Possible challenges to traders today

  • Trade Balance is out at 8:30 AM EST. This is Major.

  • FOMC Member Evans Speaks at 9 AM EST. This is Major.

  • Crude Oil Inventories is out at 10:30 AM EST. This is Major.

  • FOMC Member Barkin Speaks at 12 noon EST. This is Major.

  • FOMC Meeting Minutes is out at 2 PM EST. This is Major.

  • Consumer Credit m/m is out at 3 PM EST. This is Major.


Yesterday we gave the markets a Downside bias as we didn't see much evidence for an Upside day yesterday.  The USD, Bonds, Gold and Crude were all pointed Higher Tuesday morning and this does not bode well for an Upside day hence our bias was to the Downside.  The markets didn't disappoint as the Dow dropped 97 points and the other indices lost ground as well.  Today we aren't dealing with a correlated market and our bias is to the upside.

Could this change? Of Course. Remember anything can happen in a volatile market. 


Yesterday just about all the instruments that we use for market correlation purposes were pointed Higher and that doesn't bode well for an Upside day.  The markets did lose ground but fortunately didn't drop precipitately.  The Dow lost 97 points, the S&P dropped 4 and the Nasdaq lost 7.  Whereas this isn't much (fortunately), Down is Down and if you are looking at it from a direction perspective the markets did drop.  Today we have a couple of FOMC Members speaking as well as Consumer Credit and Crude Oil inventories.


Trading performance displayed herein is hypothetical. The following Commodity Futures Trading Commission (CFTC) disclaimer should be noted.

Hypothetical performance results have many inherent limitations, some of which are described below.
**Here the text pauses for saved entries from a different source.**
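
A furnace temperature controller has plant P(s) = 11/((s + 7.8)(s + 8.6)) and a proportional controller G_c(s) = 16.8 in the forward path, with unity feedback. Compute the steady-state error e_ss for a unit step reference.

0.266

The loop is type 0. Static position error constant K_pos = G_c(0)·P(0) = 16.8·0.164 = 2.755.
Steady-state error to a unit step: e_ss = 1/(1+K_pos) = 1/3.755 = 0.266.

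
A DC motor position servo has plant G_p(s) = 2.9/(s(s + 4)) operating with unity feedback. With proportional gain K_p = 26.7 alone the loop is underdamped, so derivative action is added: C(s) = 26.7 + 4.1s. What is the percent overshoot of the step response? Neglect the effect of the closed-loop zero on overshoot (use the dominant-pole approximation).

0.136%

Forward path: (26.7 + 4.1s)·2.9/(s(s+4)). The closed-loop characteristic equation is s² + (4 + 2.9·4.1)s + 2.9·26.7 = 0.
That is s² + 15.89s + 77.43 = 0, so ω_n = 8.799 rad/s and ζ = 15.89/(2·8.799) = 0.9029.
%OS = 100·exp(−πζ/√(1−ζ²)) = 0.136%.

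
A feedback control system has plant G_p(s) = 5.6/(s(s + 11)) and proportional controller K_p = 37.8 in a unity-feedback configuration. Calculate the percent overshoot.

27.7%

Closed-loop characteristic equation: s² + 11s + 211.7 = 0, so ω_n = 14.55 rad/s and ζ = 11/(2·14.55) = 0.378.
%OS = 100·exp(−πζ/√(1−ζ²)) = 100·exp(−π·0.378/√0.8571) = 27.7%.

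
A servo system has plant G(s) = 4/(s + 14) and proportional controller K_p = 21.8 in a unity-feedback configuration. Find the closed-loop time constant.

Closed-loop transfer function: T(s) = K_p·G(s)/(1 + K_p·G(s)) = 87.2/(s + 14 + 87.2) = 87.2/(s + 101.2).
Time constant τ = 1/101.2 = 0.00988 s.

τ = 0.00988 s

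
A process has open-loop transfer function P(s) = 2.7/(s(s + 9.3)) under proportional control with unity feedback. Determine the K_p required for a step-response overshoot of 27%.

K_p = 54.1

From %OS = 100·exp(−πζ/√(1−ζ²)) = 27%, ζ = −ln(0.27)/√(π²+ln²(0.27)) = 0.3847.
Characteristic equation s² + 9.3s + 2.7K_p = 0 gives ζ = 9.3/(2√(2.7K_p)).
Setting ζ = 0.3847: √(2.7K_p) = 9.3/(2·0.3847) = 12.09, so K_p = 146.1/2.7 = 54.1.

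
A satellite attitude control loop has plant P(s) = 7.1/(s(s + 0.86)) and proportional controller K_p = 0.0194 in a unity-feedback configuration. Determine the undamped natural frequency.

ω_n = 0.371 rad/s

With unity feedback the closed-loop characteristic equation is s² + 0.86s + 0.0194·7.1 = s² + 0.86s + 0.1377 = 0.
So ω_n² = 0.1377 ⇒ ω_n = 0.3711 rad/s, and ζ = 0.86/(2ω_n) = 1.16.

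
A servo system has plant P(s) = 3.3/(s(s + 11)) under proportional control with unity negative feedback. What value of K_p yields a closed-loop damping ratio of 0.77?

Closed-loop characteristic equation: s² + 11s + K_p·3.3 = 0.
So ω_n = √(3.3K_p) and 2ζω_n = 11, giving ζ = 11/(2√(3.3K_p)).
Setting ζ = 0.77: √(3.3K_p) = 11/(2·0.77) = 7.143, so K_p = 51.02/3.3 = 15.5.

K_p = 15.5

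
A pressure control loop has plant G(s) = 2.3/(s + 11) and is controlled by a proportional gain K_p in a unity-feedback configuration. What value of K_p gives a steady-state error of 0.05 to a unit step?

The loop is type 0, so e_ss(step) = 1/(1 + K_pos) with K_pos = K_p·G(0).
G(0) = 0.2091. Require 1/(1 + K_p·0.2091) = 0.05, so 1 + 0.2091·K_p = 20.
K_p = (20 − 1)/0.2091 = 90.9.

K_p = 90.9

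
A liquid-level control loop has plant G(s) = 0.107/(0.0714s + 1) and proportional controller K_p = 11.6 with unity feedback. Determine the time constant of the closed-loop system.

τ = 0.0319 s

Closed loop: T(s) = K_p·G/(1+K_p·G) = 1.241/(0.0714s + 1 + 1.241), with pole at s = −(1 + 1.241)/0.0714 = −31.39.
Closed-loop time constant τ = 1/31.39 = 0.0319 s.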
No representation is being made that any account will or is likely to achieve profits or losses similar to those shown.

In fact, there are frequently sharp differences between hypothetical performance results and the actual results subsequently achieved by any particular trading program. One of the limitations of hypothetical performance trading results is that they are generally prepared with the benefit of hindsight.
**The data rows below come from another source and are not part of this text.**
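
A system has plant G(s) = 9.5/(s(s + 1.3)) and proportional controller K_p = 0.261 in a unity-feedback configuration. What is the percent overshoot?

Closed-loop characteristic equation: s² + 1.3s + 2.48 = 0, so ω_n = 1.575 rad/s and ζ = 1.3/(2·1.575) = 0.4128.
%OS = 100·exp(−πζ/√(1−ζ²)) = 100·exp(−π·0.4128/√0.8296) = 24.1%.

24.1%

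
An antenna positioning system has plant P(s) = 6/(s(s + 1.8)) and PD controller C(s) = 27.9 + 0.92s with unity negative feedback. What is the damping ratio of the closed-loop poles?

Forward path: (27.9 + 0.92s)·6/(s(s+1.8)). The closed-loop characteristic equation is s² + (1.8 + 6·0.92)s + 6·27.9 = 0.
That is s² + 7.32s + 167.4 = 0, so ω_n = 12.94 rad/s and ζ = 7.32/(2·12.94) = 0.2829.

ζ = 0.283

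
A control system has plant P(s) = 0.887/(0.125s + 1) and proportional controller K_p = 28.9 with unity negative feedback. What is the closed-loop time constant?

Closed loop: T(s) = K_p·P/(1+K_p·P) = 25.63/(0.125s + 1 + 25.63), with pole at s = −(1 + 25.63)/0.125 = −213.1.
Closed-loop time constant τ = 1/213.1 = 0.00469 s.

τ = 0.00469 s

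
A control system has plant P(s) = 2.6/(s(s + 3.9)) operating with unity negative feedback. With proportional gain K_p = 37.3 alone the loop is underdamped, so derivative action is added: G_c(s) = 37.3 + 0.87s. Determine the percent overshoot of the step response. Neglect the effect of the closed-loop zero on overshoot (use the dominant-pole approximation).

Forward path: (37.3 + 0.87s)·2.6/(s(s+3.9)). The closed-loop characteristic equation is s² + (3.9 + 2.6·0.87)s + 2.6·37.3 = 0.
That is s² + 6.162s + 96.98 = 0, so ω_n = 9.848 rad/s and ζ = 6.162/(2·9.848) = 0.3129.
%OS = 100·exp(−πζ/√(1−ζ²)) = 35.5%.

35.5%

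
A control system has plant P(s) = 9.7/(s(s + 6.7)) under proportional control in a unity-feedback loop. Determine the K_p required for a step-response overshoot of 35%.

From %OS = 100·exp(−πζ/√(1−ζ²)) = 35%, ζ = −ln(0.35)/√(π²+ln²(0.35)) = 0.3169.
Characteristic equation s² + 6.7s + 9.7K_p = 0 gives ζ = 6.7/(2√(9.7K_p)).
Setting ζ = 0.3169: √(9.7K_p) = 6.7/(2·0.3169) = 10.57, so K_p = 111.7/9.7 = 11.5.

K_p = 11.5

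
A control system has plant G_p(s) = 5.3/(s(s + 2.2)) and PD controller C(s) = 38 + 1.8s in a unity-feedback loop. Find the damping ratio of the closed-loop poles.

ζ = 0.414

Forward path: (38 + 1.8s)·5.3/(s(s+2.2)). The closed-loop characteristic equation is s² + (2.2 + 5.3·1.8)s + 5.3·38 = 0.
That is s² + 11.74s + 201.4 = 0, so ω_n = 14.19 rad/s and ζ = 11.74/(2·14.19) = 0.4136.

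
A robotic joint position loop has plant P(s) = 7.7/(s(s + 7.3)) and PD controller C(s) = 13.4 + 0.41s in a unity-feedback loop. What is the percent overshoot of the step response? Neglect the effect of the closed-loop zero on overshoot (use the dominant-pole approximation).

Forward path: (13.4 + 0.41s)·7.7/(s(s+7.3)). The closed-loop characteristic equation is s² + (7.3 + 7.7·0.41)s + 7.7·13.4 = 0.
That is s² + 10.46s + 103.2 = 0, so ω_n = 10.16 rad/s and ζ = 10.46/(2·10.16) = 0.5147.
%OS = 100·exp(−πζ/√(1−ζ²)) = 15.2%.

15.2%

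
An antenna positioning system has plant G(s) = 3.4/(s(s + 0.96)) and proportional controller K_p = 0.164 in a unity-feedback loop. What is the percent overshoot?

The closed-loop denominator s² + 0.96s + 0.5576 gives ω_n = √0.5576 = 0.7467 and ζ = 0.96/(2ω_n) = 0.6428.
%OS = 100·exp(−πζ/√(1−ζ²)) = 100·exp(−π·0.6428/√0.5868) = 7.16%.

7.16%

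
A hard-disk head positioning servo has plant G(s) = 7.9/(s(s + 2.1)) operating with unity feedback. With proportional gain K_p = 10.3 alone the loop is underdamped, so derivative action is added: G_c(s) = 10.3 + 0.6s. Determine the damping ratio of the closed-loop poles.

Forward path: (10.3 + 0.6s)·7.9/(s(s+2.1)). The closed-loop characteristic equation is s² + (2.1 + 7.9·0.6)s + 7.9·10.3 = 0.
That is s² + 6.84s + 81.37 = 0, so ω_n = 9.021 rad/s and ζ = 6.84/(2·9.021) = 0.3791.

ζ = 0.379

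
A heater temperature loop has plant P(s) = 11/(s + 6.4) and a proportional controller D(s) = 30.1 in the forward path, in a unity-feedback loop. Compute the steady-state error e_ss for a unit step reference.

0.019

The loop is type 0. Static position error constant K_pos = D(0)·P(0) = 30.1·1.719 = 51.73.
Steady-state error to a unit step: e_ss = 1/(1+K_pos) = 1/52.73 = 0.019.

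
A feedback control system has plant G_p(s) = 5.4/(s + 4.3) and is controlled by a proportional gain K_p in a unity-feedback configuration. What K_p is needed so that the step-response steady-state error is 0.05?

Steady-state error for a unit step on this type-0 loop is 1/(1 + K_p·G_p(0)).
G_p(0) = 1.256. Require 1/(1 + K_p·1.256) = 0.05, so 1 + 1.256·K_p = 20.
K_p = (20 − 1)/1.256 = 15.1.

K_p = 15.1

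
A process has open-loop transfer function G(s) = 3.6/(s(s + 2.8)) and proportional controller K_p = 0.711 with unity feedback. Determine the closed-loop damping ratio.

ζ = 0.875

1 + K_p·G(s) = 0 gives s² + 2.8s + 2.56 = 0.
Matching s² + 2ζω_n s + ω_n²: ω_n = √2.56 = 1.6 rad/s and 2ζω_n = 2.8, so ζ = 2.8/(2·1.6) = 0.875.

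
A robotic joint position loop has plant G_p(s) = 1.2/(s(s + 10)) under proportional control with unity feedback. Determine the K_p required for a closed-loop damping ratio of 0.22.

K_p = 430

Closed-loop characteristic equation: s² + 10s + K_p·1.2 = 0.
So ω_n = √(1.2K_p) and 2ζω_n = 10, giving ζ = 10/(2√(1.2K_p)).
Setting ζ = 0.22: √(1.2K_p) = 10/(2·0.22) = 22.73, so K_p = 516.5/1.2 = 430.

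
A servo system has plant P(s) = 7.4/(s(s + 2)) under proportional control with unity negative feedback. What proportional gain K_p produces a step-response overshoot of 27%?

K_p = 0.913

From %OS = 100·exp(−πζ/√(1−ζ²)) = 27%, ζ = −ln(0.27)/√(π²+ln²(0.27)) = 0.3847.
Characteristic equation s² + 2s + 7.4K_p = 0 gives ζ = 2/(2√(7.4K_p)).
Setting ζ = 0.3847: √(7.4K_p) = 2/(2·0.3847) = 2.599, so K_p = 6.757/7.4 = 0.913.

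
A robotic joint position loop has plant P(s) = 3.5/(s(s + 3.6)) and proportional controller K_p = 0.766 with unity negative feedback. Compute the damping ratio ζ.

1 + K_p·P(s) = 0 gives s² + 3.6s + 2.681 = 0.
Matching s² + 2ζω_n s + ω_n²: ω_n = √2.681 = 1.637 rad/s and 2ζω_n = 3.6, so ζ = 3.6/(2·1.637) = 1.1.

ζ = 1.1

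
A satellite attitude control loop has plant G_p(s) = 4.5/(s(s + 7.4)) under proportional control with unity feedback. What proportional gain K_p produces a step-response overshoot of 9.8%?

From %OS = 100·exp(−πζ/√(1−ζ²)) = 9.8%, ζ = −ln(0.098)/√(π²+ln²(0.098)) = 0.5945.
Characteristic equation s² + 7.4s + 4.5K_p = 0 gives ζ = 7.4/(2√(4.5K_p)).
Setting ζ = 0.5945: √(4.5K_p) = 7.4/(2·0.5945) = 6.224, so K_p = 38.73/4.5 = 8.61.

K_p = 8.61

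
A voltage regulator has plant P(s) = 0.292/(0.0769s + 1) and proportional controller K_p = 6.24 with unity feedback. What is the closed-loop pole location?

s = -36.7

Closed loop: T(s) = K_p·P/(1+K_p·P) = 1.822/(0.0769s + 1 + 1.822), with pole at s = −(1 + 1.822)/0.0769 = −36.7.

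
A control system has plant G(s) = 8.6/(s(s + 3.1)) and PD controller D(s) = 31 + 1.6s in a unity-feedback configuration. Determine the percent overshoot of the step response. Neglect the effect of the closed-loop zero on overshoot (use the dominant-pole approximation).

15%

Forward path: (31 + 1.6s)·8.6/(s(s+3.1)). The closed-loop characteristic equation is s² + (3.1 + 8.6·1.6)s + 8.6·31 = 0.
That is s² + 16.86s + 266.6 = 0, so ω_n = 16.33 rad/s and ζ = 16.86/(2·16.33) = 0.5163.
%OS = 100·exp(−πζ/√(1−ζ²)) = 15%.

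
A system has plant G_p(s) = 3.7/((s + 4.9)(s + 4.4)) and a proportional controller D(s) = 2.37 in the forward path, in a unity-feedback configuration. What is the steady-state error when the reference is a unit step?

The loop is type 0. Static position error constant K_pos = D(0)·G_p(0) = 2.37·0.1716 = 0.4067.
Steady-state error to a unit step: e_ss = 1/(1+K_pos) = 1/1.407 = 0.711.

0.711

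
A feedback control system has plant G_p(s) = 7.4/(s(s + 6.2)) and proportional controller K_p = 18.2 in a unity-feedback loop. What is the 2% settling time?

From 1 + K_pG_p(s) = 0: s² + 6.2s + 134.7 = 0 ⇒ ω_n = 11.61, ζ = 0.2671.
2% settling time T_s ≈ 4/(ζω_n) = 4/3.1 = 1.29 s.

T_s ≈ 1.29 s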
In addition, hypothetical trading does not involve financial risk, and no hypothetical trading record can completely account for the impact of financial risk in actual trading. For example, the ability to withstand losses or to adhere to a particular trading program in spite of trading losses are material points which can also adversely affect actual trading results.

There are numerous other factors related to the markets in general or to the implementation of any specific trading program which cannot be fully accounted for in the preparation of hypothetical performance results and all of which can adversely affect actual trading results.
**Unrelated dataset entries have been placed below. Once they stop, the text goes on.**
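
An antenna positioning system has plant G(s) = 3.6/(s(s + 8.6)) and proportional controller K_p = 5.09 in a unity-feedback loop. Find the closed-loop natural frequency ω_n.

The closed-loop denominator is s(s+8.6) + 5.09·3.6 = s² + 8.6s + 18.32.
So ω_n² = 18.32 ⇒ ω_n = 4.281 rad/s, and ζ = 8.6/(2ω_n) = 1.

ω_n = 4.28 rad/s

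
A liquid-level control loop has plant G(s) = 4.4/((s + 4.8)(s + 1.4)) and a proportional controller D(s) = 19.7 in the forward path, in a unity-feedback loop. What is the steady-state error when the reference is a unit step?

0.0719

The loop is type 0. Static position error constant K_pos = D(0)·G(0) = 19.7·0.6548 = 12.9.
Steady-state error to a unit step: e_ss = 1/(1+K_pos) = 1/13.9 = 0.0719.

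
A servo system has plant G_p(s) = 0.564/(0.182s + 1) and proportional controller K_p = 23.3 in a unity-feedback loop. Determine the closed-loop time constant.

Closed loop: T(s) = K_p·G_p/(1+K_p·G_p) = 13.14/(0.182s + 1 + 13.14), with pole at s = −(1 + 13.14)/0.182 = −77.7.
Closed-loop time constant τ = 1/77.7 = 0.0129 s.

τ = 0.0129 s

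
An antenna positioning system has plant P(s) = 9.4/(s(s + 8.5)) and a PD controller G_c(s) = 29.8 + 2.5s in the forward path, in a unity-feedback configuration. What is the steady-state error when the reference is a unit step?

The open loop G_c(s)P(s) has a pole at the origin (type 1), so the static position error constant is infinite and e_ss = 1/(1+∞) = 0.

0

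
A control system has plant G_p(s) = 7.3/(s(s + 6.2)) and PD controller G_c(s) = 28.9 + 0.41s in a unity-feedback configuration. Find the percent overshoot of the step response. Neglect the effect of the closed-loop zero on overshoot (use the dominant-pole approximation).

35.1%

Forward path: (28.9 + 0.41s)·7.3/(s(s+6.2)). The closed-loop characteristic equation is s² + (6.2 + 7.3·0.41)s + 7.3·28.9 = 0.
That is s² + 9.193s + 211 = 0, so ω_n = 14.52 rad/s and ζ = 9.193/(2·14.52) = 0.3165.
%OS = 100·exp(−πζ/√(1−ζ²)) = 35.1%.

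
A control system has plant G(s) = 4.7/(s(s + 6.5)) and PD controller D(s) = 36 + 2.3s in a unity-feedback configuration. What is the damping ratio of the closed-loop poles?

ζ = 0.665

Forward path: (36 + 2.3s)·4.7/(s(s+6.5)). The closed-loop characteristic equation is s² + (6.5 + 4.7·2.3)s + 4.7·36 = 0.
That is s² + 17.31s + 169.2 = 0, so ω_n = 13.01 rad/s and ζ = 17.31/(2·13.01) = 0.6654.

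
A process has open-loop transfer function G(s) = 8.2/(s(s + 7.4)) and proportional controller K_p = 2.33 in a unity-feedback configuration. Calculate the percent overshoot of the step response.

0.677%

From 1 + K_pG(s) = 0: s² + 7.4s + 19.11 = 0 ⇒ ω_n = 4.371, ζ = 0.8465.
%OS = 100·exp(−πζ/√(1−ζ²)) = 100·exp(−π·0.8465/√0.2835) = 0.677%.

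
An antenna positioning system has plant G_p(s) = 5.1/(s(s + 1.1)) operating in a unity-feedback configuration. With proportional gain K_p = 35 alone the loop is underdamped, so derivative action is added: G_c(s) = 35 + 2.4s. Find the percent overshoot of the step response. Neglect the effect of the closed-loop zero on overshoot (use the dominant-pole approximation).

Forward path: (35 + 2.4s)·5.1/(s(s+1.1)). The closed-loop characteristic equation is s² + (1.1 + 5.1·2.4)s + 5.1·35 = 0.
That is s² + 13.34s + 178.5 = 0, so ω_n = 13.36 rad/s and ζ = 13.34/(2·13.36) = 0.4992.
%OS = 100·exp(−πζ/√(1−ζ²)) = 16.4%.

16.4%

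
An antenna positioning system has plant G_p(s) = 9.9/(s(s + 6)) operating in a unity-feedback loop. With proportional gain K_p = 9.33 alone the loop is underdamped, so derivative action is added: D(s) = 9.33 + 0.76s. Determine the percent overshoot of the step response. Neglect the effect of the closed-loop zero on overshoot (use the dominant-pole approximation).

Forward path: (9.33 + 0.76s)·9.9/(s(s+6)). The closed-loop characteristic equation is s² + (6 + 9.9·0.76)s + 9.9·9.33 = 0.
That is s² + 13.52s + 92.37 = 0, so ω_n = 9.611 rad/s and ζ = 13.52/(2·9.611) = 0.7036.
%OS = 100·exp(−πζ/√(1−ζ²)) = 4.46%.

4.46%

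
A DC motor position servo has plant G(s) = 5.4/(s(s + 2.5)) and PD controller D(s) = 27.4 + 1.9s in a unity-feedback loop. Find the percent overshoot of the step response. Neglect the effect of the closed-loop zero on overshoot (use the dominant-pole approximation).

Forward path: (27.4 + 1.9s)·5.4/(s(s+2.5)). The closed-loop characteristic equation is s² + (2.5 + 5.4·1.9)s + 5.4·27.4 = 0.
That is s² + 12.76s + 148 = 0, so ω_n = 12.16 rad/s and ζ = 12.76/(2·12.16) = 0.5245.
%OS = 100·exp(−πζ/√(1−ζ²)) = 14.4%.

14.4%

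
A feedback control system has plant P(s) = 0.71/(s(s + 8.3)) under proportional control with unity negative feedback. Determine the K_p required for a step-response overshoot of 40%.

From %OS = 100·exp(−πζ/√(1−ζ²)) = 40%, ζ = −ln(0.4)/√(π²+ln²(0.4)) = 0.28.
Characteristic equation s² + 8.3s + 0.71K_p = 0 gives ζ = 8.3/(2√(0.71K_p)).
Setting ζ = 0.28: √(0.71K_p) = 8.3/(2·0.28) = 14.82, so K_p = 219.7/0.71 = 309.

K_p = 309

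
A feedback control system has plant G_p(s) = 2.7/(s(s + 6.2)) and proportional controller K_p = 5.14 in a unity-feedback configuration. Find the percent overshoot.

0.897%

The closed-loop denominator s² + 6.2s + 13.88 gives ω_n = √13.88 = 3.725 and ζ = 6.2/(2ω_n) = 0.8321.
%OS = 100·exp(−πζ/√(1−ζ²)) = 100·exp(−π·0.8321/√0.3075) = 0.897%.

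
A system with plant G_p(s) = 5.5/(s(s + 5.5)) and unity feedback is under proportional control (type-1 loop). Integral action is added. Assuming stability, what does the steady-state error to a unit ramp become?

0

The integrator raises the loop to type 2, so K_v → ∞ and e_ss to a ramp is zero.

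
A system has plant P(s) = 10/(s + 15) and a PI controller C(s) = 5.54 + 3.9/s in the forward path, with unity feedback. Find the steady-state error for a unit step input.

The open loop C(s)P(s) has a pole at the origin (type 1), so the static position error constant is infinite and e_ss = 1/(1+∞) = 0.

0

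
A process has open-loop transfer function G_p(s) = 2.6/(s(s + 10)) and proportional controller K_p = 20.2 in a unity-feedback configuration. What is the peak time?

T_p = 0.599 s

From 1 + K_pG_p(s) = 0: s² + 10s + 52.52 = 0 ⇒ ω_n = 7.247, ζ = 0.6899.
Damped frequency ω_d = ω_n√(1−ζ²) = 5.246 rad/s, so peak time T_p = π/ω_d = 0.599 s.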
Trading in the commodities markets involves substantial risk and YOU CAN LOSE A LOT OF MONEY, and thus is not appropriate for everyone. You should carefully consider your financial condition before trading in these markets, and only risk capital should be used.

In addition, these markets are often liquid, making it difficult to execute orders at desired prices. Also, during periods of extreme volatility, trading in these markets may be halted due to so-called “circuit breakers” put in place by the CME to alleviate such volatility. In the event of a trading halt, it may be difficult or impossible to exit a losing position.